А.Г.: Я бы не ходила с плакатом «Я – человек мира!», но, конечно, это моя проблема и боль, потому что мне хотелось бы чему-то принадлежать полностью. Что касается моей самоидентификации, она у меня зигзагообразная.

А.Л.: И вот мы приближаемся к тому, о чем я Вас давно хочу спросить. О личном. Есть ли у Вас мечта о собственном доме, о семье, о детях?

А.Г.: Когда как. Она у меня мерцающая. Если бы она была у меня очень сильно выражена, я бы уже жила где-нибудь в домике с трубой, с кошками, коровой и пятью детьми.

А.Л.: Вы полностью себя содержите?

А.Г.: Да, у меня нет спонсоров.

А.Л.: Вы много заработали на этой книге?

А.Г.:  На книгах в России практически нельзя заработать. Есть узкая группа авторов, которым это удается. Но те роялти, которые я получила с книги «Лиля Брик», безусловно, превосходили то, что я получала за прозу.

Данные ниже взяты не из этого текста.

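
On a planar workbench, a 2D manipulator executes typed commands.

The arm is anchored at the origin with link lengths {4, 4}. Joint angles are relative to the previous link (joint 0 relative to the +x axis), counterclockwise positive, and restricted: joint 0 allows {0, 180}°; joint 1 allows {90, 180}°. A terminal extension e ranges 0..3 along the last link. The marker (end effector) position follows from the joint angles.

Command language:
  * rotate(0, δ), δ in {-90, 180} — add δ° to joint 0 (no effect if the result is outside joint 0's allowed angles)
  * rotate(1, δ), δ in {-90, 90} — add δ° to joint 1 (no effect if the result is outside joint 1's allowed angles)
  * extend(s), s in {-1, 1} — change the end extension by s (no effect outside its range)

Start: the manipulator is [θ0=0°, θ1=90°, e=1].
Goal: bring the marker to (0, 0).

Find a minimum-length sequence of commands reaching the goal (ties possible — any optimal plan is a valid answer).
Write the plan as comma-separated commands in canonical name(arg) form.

rotate(1, 90), extend(-1)

begin: [θ0=0°, θ1=90°, e=1]
1. rotate(1, 90) → [θ0=0°, θ1=180°, e=1]
2. extend(-1) → [θ0=0°, θ1=180°, e=0]
nothing shorter than 2 reaches the goal.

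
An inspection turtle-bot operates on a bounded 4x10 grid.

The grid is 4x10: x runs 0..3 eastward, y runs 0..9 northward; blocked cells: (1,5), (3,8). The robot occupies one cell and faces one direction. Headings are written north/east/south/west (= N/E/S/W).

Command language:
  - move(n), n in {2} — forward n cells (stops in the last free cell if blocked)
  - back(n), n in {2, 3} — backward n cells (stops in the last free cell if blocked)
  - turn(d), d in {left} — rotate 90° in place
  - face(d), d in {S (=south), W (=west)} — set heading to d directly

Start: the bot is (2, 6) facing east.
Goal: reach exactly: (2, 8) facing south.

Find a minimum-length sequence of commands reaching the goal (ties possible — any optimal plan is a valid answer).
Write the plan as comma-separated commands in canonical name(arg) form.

t0: (2, 6) facing east
t=1 face(S) ⇒ (2, 6) facing south
t=2 back(2) ⇒ (2, 8) facing south
nothing shorter than 2 reaches the goal.

face(S), back(2)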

А.Л.: Я как-то приехал в гости к одному замечательному писателю. Мы сидели у него на даче, он подписывал мне книгу, и я спросил, сколько он на ней заработал. Он ответил: одну тысячу долларов…

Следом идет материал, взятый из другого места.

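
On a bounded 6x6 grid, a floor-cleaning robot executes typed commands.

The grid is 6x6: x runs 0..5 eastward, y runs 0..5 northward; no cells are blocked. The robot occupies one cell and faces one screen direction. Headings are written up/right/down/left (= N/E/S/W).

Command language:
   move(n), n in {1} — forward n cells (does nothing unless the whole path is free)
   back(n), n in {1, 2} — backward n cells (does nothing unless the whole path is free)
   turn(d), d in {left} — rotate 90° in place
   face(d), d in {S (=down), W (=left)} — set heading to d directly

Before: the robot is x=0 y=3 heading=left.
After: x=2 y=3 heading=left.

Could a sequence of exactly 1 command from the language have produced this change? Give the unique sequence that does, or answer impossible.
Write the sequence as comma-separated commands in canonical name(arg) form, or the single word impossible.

back(2)

key: heading stays W — the single command does not turn
t0: x=0 y=3 heading=left
1. back(2) → x=2 y=3 heading=left
uniquely the one of 6 1-step routes that fits.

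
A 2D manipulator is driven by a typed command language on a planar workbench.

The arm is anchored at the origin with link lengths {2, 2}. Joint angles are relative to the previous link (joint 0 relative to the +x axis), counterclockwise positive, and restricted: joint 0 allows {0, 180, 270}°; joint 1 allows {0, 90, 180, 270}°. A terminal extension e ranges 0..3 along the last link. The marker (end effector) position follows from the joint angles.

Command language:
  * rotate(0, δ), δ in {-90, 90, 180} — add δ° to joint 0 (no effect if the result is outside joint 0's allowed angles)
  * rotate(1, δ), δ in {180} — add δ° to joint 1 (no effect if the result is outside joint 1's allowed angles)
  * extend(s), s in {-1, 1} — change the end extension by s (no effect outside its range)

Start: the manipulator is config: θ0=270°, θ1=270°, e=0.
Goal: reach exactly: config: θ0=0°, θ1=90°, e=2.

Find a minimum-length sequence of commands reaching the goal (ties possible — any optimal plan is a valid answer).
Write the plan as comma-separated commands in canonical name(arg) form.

t0: config: θ0=270°, θ1=270°, e=0
[1] after rotate(0, 90): config: θ0=0°, θ1=270°, e=0
[2] after extend(1): config: θ0=0°, θ1=270°, e=1
[3] after extend(1): config: θ0=0°, θ1=270°, e=2
[4] after rotate(1, 180): config: θ0=0°, θ1=90°, e=2
shorter routes all fall short; 4 is best.

rotate(0, 90), extend(1), extend(1), rotate(1, 180)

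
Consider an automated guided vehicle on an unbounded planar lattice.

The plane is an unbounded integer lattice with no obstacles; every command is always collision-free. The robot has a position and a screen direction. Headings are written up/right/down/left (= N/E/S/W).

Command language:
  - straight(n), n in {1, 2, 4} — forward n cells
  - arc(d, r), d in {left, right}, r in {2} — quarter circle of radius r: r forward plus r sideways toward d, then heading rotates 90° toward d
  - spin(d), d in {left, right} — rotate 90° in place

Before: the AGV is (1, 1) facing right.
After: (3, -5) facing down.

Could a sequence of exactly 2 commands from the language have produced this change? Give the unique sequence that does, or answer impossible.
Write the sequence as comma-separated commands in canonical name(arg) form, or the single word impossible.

key: order matters: swapping arc(right, 2) and straight(4) lands elsewhere
begin: (1, 1) facing right
1. arc(right, 2) → (3, -1) facing down
2. straight(4) → (3, -5) facing down
all 49 alternatives checked — unique.

arc(right, 2), straight(4)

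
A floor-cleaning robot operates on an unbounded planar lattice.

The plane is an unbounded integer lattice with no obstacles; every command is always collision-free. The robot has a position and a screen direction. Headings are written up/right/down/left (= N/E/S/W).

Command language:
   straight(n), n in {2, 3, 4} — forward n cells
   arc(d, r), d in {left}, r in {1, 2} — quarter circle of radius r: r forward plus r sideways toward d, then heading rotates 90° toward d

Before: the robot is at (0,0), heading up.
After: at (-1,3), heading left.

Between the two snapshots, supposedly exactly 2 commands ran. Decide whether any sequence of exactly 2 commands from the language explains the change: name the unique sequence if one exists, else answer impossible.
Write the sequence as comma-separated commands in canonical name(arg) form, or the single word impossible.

straight(2), arc(left, 1)

key: running arc(left, 1) before straight(2) would end elsewhere — order is forced
t0: at (0,0), heading up
step 1 (straight(2)): at (0,2), heading up
step 2 (arc(left, 1)): at (-1,3), heading left
no rival 2-sequence matches.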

А.Г.: Две тысячи я заработала, если вы настаиваете на конкретных цифрах. Я имею постоянную работу. Это редакторство в литературном приложении к «Независимой газете».

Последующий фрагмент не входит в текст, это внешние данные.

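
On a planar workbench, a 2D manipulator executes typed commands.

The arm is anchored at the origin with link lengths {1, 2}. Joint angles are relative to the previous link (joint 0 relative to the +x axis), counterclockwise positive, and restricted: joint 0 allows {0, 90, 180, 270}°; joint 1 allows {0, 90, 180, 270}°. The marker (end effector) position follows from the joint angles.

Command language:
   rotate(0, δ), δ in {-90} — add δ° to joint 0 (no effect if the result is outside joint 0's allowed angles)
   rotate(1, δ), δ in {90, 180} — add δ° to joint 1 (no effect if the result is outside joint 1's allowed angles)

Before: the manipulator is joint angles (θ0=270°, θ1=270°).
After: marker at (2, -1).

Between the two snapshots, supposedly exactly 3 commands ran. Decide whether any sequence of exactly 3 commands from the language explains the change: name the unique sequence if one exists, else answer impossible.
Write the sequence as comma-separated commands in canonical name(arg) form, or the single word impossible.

rotate(1, 180), rotate(1, 180), rotate(1, 180)

t0: joint angles (θ0=270°, θ1=270°)
step 1 (rotate(1, 180)): joint angles (θ0=270°, θ1=90°)
step 2 (rotate(1, 180)): joint angles (θ0=270°, θ1=270°)
step 3 (rotate(1, 180)): joint angles (θ0=270°, θ1=90°)
uniquely the one of 27 3-step routes that fits.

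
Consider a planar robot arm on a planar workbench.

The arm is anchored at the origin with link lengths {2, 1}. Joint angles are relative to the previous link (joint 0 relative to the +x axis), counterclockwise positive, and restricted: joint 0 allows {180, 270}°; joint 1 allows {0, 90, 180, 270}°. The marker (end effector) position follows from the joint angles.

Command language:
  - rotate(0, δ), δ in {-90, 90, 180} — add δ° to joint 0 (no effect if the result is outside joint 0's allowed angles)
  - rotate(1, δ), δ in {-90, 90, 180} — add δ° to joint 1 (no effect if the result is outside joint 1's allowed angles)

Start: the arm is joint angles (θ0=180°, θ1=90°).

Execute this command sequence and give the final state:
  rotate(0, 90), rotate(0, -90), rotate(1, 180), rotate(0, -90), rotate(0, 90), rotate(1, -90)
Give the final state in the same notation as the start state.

t0: joint angles (θ0=180°, θ1=90°)
1. rotate(0, 90) → joint angles (θ0=270°, θ1=90°)
2. rotate(0, -90) → joint angles (θ0=180°, θ1=90°)
3. rotate(1, 180) → joint angles (θ0=180°, θ1=270°)
4. rotate(0, -90) → joint angles (θ0=180°, θ1=270°)
5. rotate(0, 90) → joint angles (θ0=270°, θ1=270°)
6. rotate(1, -90) → joint angles (θ0=270°, θ1=180°)

joint angles (θ0=270°, θ1=180°)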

А.Л.: НГ-экслибрис — лучшее литературное приложение из всех, что есть в России.

А.Г.: Мы единственные остались в бумажном виде, остальные перешли на электронные версии.

Вопрос из зала: Вы сказали, что папа Лили Брик восхищался ею с самого детства. А Ваши родители поддерживают вас?

А.Г.: Когда я читала про детство Лили Брик, то ловила себя на некотором раздражении, потому что я не могла понять, как можно так баловать ребенка. Она бросала учебу, бралась за что-то новое, быстро остывала, переключалась на другое. И вроде бы у нее разные таланты, но она ни на чем не останавливается. Как же может из этого что-то потом получиться?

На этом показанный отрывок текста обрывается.